The parish of Kingston was part of the Taunton Deane Hundred.

==Governance==
The parish council has responsibility for local issues, including setting an annual precept (local rate) to cover the council's operating costs and producing annual accounts for public scrutiny. The parish council evaluates local planning applications and works with the local police, district council officers, and neighbourhood watch groups on matters of crime, security, and traffic. The parish council's role also includes initiating projects for the maintenance and repair of parish facilities, as well as consulting with the district council on the maintenance, repair, and improvement of highways, drainage, footpaths, public transport, and street cleaning. Conservation matters (including trees and listed buildings) and environmental issues are also the responsibility of the council.

For local government purposes, since 1 April 2023, the village comes under the unitary authority of Somerset Council.
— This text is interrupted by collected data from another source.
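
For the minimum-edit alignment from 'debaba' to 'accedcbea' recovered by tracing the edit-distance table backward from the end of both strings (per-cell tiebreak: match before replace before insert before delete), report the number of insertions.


Edit distance = 6. Backtracking from cell (6, 9) with preference match > replace > insert > delete,
then listing the resulting alignment 'debaba' -> 'accedcbea' left to right:
  Step 1: insert 'a' [insertion #1]
  Step 2: insert 'c' [insertion #2]
  Step 3: replace d->c
  Step 4: keep 'e'
  Step 5: replace b->d
  Step 6: replace a->c
  Step 7: keep 'b'
  Step 8: insert 'e' [insertion #3]
  Step 9: keep 'a'
Total insertions: 3

3


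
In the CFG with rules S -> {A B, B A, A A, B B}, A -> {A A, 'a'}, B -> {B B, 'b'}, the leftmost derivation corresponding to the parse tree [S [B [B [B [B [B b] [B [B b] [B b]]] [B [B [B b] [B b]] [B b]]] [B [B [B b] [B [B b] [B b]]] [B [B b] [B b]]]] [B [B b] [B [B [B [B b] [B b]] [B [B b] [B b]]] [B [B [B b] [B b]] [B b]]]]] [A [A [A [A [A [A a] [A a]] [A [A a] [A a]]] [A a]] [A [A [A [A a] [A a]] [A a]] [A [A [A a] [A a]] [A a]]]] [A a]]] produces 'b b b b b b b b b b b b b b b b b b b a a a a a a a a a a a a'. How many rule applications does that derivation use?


Every bracketed nonterminal node [X ...] in the tree is produced by exactly one rule application.
Reading the tree off as a leftmost derivation:
  Step 1: S  =>  B A   (applied S -> B A)
  Step 2: B A  =>  B B A   (applied B -> B B)
  Step 3: B B A  =>  B B B A   (applied B -> B B)
  Step 4: B B B A  =>  B B B B A   (applied B -> B B)
  Step 5: B B B B A  =>  B B B B B A   (applied B -> B B)
  Step 6: B B B B B A  =>  b B B B B A   (applied B -> b)
  Step 7: b B B B B A  =>  b B B B B B A   (applied B -> B B)
  Step 8: b B B B B B A  =>  b b B B B B A   (applied B -> b)
  Step 9: b b B B B B A  =>  b b b B B B A   (applied B -> b)
  Step 10: b b b B B B A  =>  b b b B B B B A   (applied B -> B B)
  Step 11: b b b B B B B A  =>  b b b B B B B B A   (applied B -> B B)
  Step 12: b b b B B B B B A  =>  b b b b B B B B A   (applied B -> b)
  Step 13: b b b b B B B B A  =>  b b b b b B B B A   (applied B -> b)
  Step 14: b b b b b B B B A  =>  b b b b b b B B A   (applied B -> b)
  Step 15: b b b b b b B B A  =>  b b b b b b B B B A   (applied B -> B B)
  Step 16: b b b b b b B B B A  =>  b b b b b b B B B B A   (applied B -> B B)
  Step 17: b b b b b b B B B B A  =>  b b b b b b b B B B A   (applied B -> b)
  Step 18: b b b b b b b B B B A  =>  b b b b b b b B B B B A   (applied B -> B B)
  Step 19: b b b b b b b B B B B A  =>  b b b b b b b b B B B A   (applied B -> b)
  Step 20: b b b b b b b b B B B A  =>  b b b b b b b b b B B A   (applied B -> b)
  Step 21: b b b b b b b b b B B A  =>  b b b b b b b b b B B B A   (applied B -> B B)
  Step 22: b b b b b b b b b B B B A  =>  b b b b b b b b b b B B A   (applied B -> b)
  Step 23: b b b b b b b b b b B B A  =>  b b b b b b b b b b b B A   (applied B -> b)
  Step 24: b b b b b b b b b b b B A  =>  b b b b b b b b b b b B B A   (applied B -> B B)
  Step 25: b b b b b b b b b b b B B A  =>  b b b b b b b b b b b b B A   (applied B -> b)
  Step 26: b b b b b b b b b b b b B A  =>  b b b b b b b b b b b b B B A   (applied B -> B B)
  Step 27: b b b b b b b b b b b b B B A  =>  b b b b b b b b b b b b B B B A   (applied B -> B B)
  Step 28: b b b b b b b b b b b b B B B A  =>  b b b b b b b b b b b b B B B B A   (applied B -> B B)
  Step 29: b b b b b b b b b b b b B B B B A  =>  b b b b b b b b b b b b b B B B A   (applied B -> b)
  Step 30: b b b b b b b b b b b b b B B B A  =>  b b b b b b b b b b b b b b B B A   (applied B -> b)
  Step 31: b b b b b b b b b b b b b b B B A  =>  b b b b b b b b b b b b b b B B B A   (applied B -> B B)
  Step 32: b b b b b b b b b b b b b b B B B A  =>  b b b b b b b b b b b b b b b B B A   (applied B -> b)
  Step 33: b b b b b b b b b b b b b b b B B A  =>  b b b b b b b b b b b b b b b b B A   (applied B -> b)
  Step 34: b b b b b b b b b b b b b b b b B A  =>  b b b b b b b b b b b b b b b b B B A   (applied B -> B B)
  Step 35: b b b b b b b b b b b b b b b b B B A  =>  b b b b b b b b b b b b b b b b B B B A   (applied B -> B B)
  Step 36: b b b b b b b b b b b b b b b b B B B A  =>  b b b b b b b b b b b b b b b b b B B A   (applied B -> b)
  Step 37: b b b b b b b b b b b b b b b b b B B A  =>  b b b b b b b b b b b b b b b b b b B A   (applied B -> b)
  Step 38: b b b b b b b b b b b b b b b b b b B A  =>  b b b b b b b b b b b b b b b b b b b A   (applied B -> b)
  Step 39: b b b b b b b b b b b b b b b b b b b A  =>  b b b b b b b b b b b b b b b b b b b A A   (applied A -> A A)
  Step 40: b b b b b b b b b b b b b b b b b b b A A  =>  b b b b b b b b b b b b b b b b b b b A A A   (applied A -> A A)
  Step 41: b b b b b b b b b b b b b b b b b b b A A A  =>  b b b b b b b b b b b b b b b b b b b A A A A   (applied A -> A A)
  Step 42: b b b b b b b b b b b b b b b b b b b A A A A  =>  b b b b b b b b b b b b b b b b b b b A A A A A   (applied A -> A A)
  Step 43: b b b b b b b b b b b b b b b b b b b A A A A A  =>  b b b b b b b b b b b b b b b b b b b A A A A A A   (applied A -> A A)
  Step 44: b b b b b b b b b b b b b b b b b b b A A A A A A  =>  b b b b b b b b b b b b b b b b b b b a A A A A A   (applied A -> a)
  Step 45: b b b b b b b b b b b b b b b b b b b a A A A A A  =>  b b b b b b b b b b b b b b b b b b b a a A A A A   (applied A -> a)
  Step 46: b b b b b b b b b b b b b b b b b b b a a A A A A  =>  b b b b b b b b b b b b b b b b b b b a a A A A A A   (applied A -> A A)
  Step 47: b b b b b b b b b b b b b b b b b b b a a A A A A A  =>  b b b b b b b b b b b b b b b b b b b a a a A A A A   (applied A -> a)
  Step 48: b b b b b b b b b b b b b b b b b b b a a a A A A A  =>  b b b b b b b b b b b b b b b b b b b a a a a A A A   (applied A -> a)
  Step 49: b b b b b b b b b b b b b b b b b b b a a a a A A A  =>  b b b b b b b b b b b b b b b b b b b a a a a a A A   (applied A -> a)
  Step 50: b b b b b b b b b b b b b b b b b b b a a a a a A A  =>  b b b b b b b b b b b b b b b b b b b a a a a a A A A   (applied A -> A A)
  Step 51: b b b b b b b b b b b b b b b b b b b a a a a a A A A  =>  b b b b b b b b b b b b b b b b b b b a a a a a A A A A   (applied A -> A A)
  Step 52: b b b b b b b b b b b b b b b b b b b a a a a a A A A A  =>  b b b b b b b b b b b b b b b b b b b a a a a a A A A A A   (applied A -> A A)
  Step 53: b b b b b b b b b b b b b b b b b b b a a a a a A A A A A  =>  b b b b b b b b b b b b b b b b b b b a a a a a a A A A A   (applied A -> a)
  Step 54: b b b b b b b b b b b b b b b b b b b a a a a a a A A A A  =>  b b b b b b b b b b b b b b b b b b b a a a a a a a A A A   (applied A -> a)
  Step 55: b b b b b b b b b b b b b b b b b b b a a a a a a a A A A  =>  b b b b b b b b b b b b b b b b b b b a a a a a a a a A A   (applied A -> a)
  Step 56: b b b b b b b b b b b b b b b b b b b a a a a a a a a A A  =>  b b b b b b b b b b b b b b b b b b b a a a a a a a a A A A   (applied A -> A A)
  Step 57: b b b b b b b b b b b b b b b b b b b a a a a a a a a A A A  =>  b b b b b b b b b b b b b b b b b b b a a a a a a a a A A A A   (applied A -> A A)
  Step 58: b b b b b b b b b b b b b b b b b b b a a a a a a a a A A A A  =>  b b b b b b b b b b b b b b b b b b b a a a a a a a a a A A A   (applied A -> a)
  Step 59: b b b b b b b b b b b b b b b b b b b a a a a a a a a a A A A  =>  b b b b b b b b b b b b b b b b b b b a a a a a a a a a a A A   (applied A -> a)
  Step 60: b b b b b b b b b b b b b b b b b b b a a a a a a a a a a A A  =>  b b b b b b b b b b b b b b b b b b b a a a a a a a a a a a A   (applied A -> a)
  Step 61: b b b b b b b b b b b b b b b b b b b a a a a a a a a a a a A  =>  b b b b b b b b b b b b b b b b b b b a a a a a a a a a a a a   (applied A -> a)
Final yield: b b b b b b b b b b b b b b b b b b b a a a a a a a a a a a a
Total rewrite steps: 61

61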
Prior to this, it was part of the non-metropolitan district of Somerset West and Taunton (formed on 1 April 2019) and, before this, the district of Taunton Deane (established under the Local Government Act 1972). From 1894-1974, for local government purposes, Kingston St Mary was part of Taunton Rural District.

It is also part of the Taunton and Wellington county constituency represented in the House of Commons of the Parliament of the United Kingdom. It elects one Member of Parliament (MP) by the first past the post system of election.

==Landmarks==
The manor house on Lodes Lane dates from around 1560. It was originally known as Lodes and was probably built for Robert Knight whose descendants subsequently altered it.

Tetton House dates from 1790 and was enlarged and mainly rebuilt in 1924-6 by Harry Stuart Goodhart-Rendel for H. M. Herbert.

The Grange was built around 1862, by Sir George Gilbert Scott for Steele Perkins, and was visited by the future prime minister Anthony Eden during his holidays. It was later converted into an old peoples home. It is unlikely that the Grange was built by Scott but according to letters from Scott's architect Richard Coad, Scott did 'trifling alterations to a small house for Mr Perkins'. The Grange is now owned by Taunton School.

==Religious sites==
The Church of St Mary in Kingston St Mary on the Quantock Hills dates from the 13th century but the tower is from the early 16th century and was reroofed in 1952, with further restoration 1976–8. It is a three-stage crenellated tower, with crocketed pinnacles with bracketed pinnacles set at angles, decorative pierced merlons, and set back buttresses crowned with pinnacles. The decorative "hunky punks" are perched high on the corners. There may be so named because the carvings are hunkering (squatting) and punch (short and thick). They serve no function, unlike gargoyles which carry off water. The churchyard includes tombs of the Warre family who owned nearby Hestercombe House.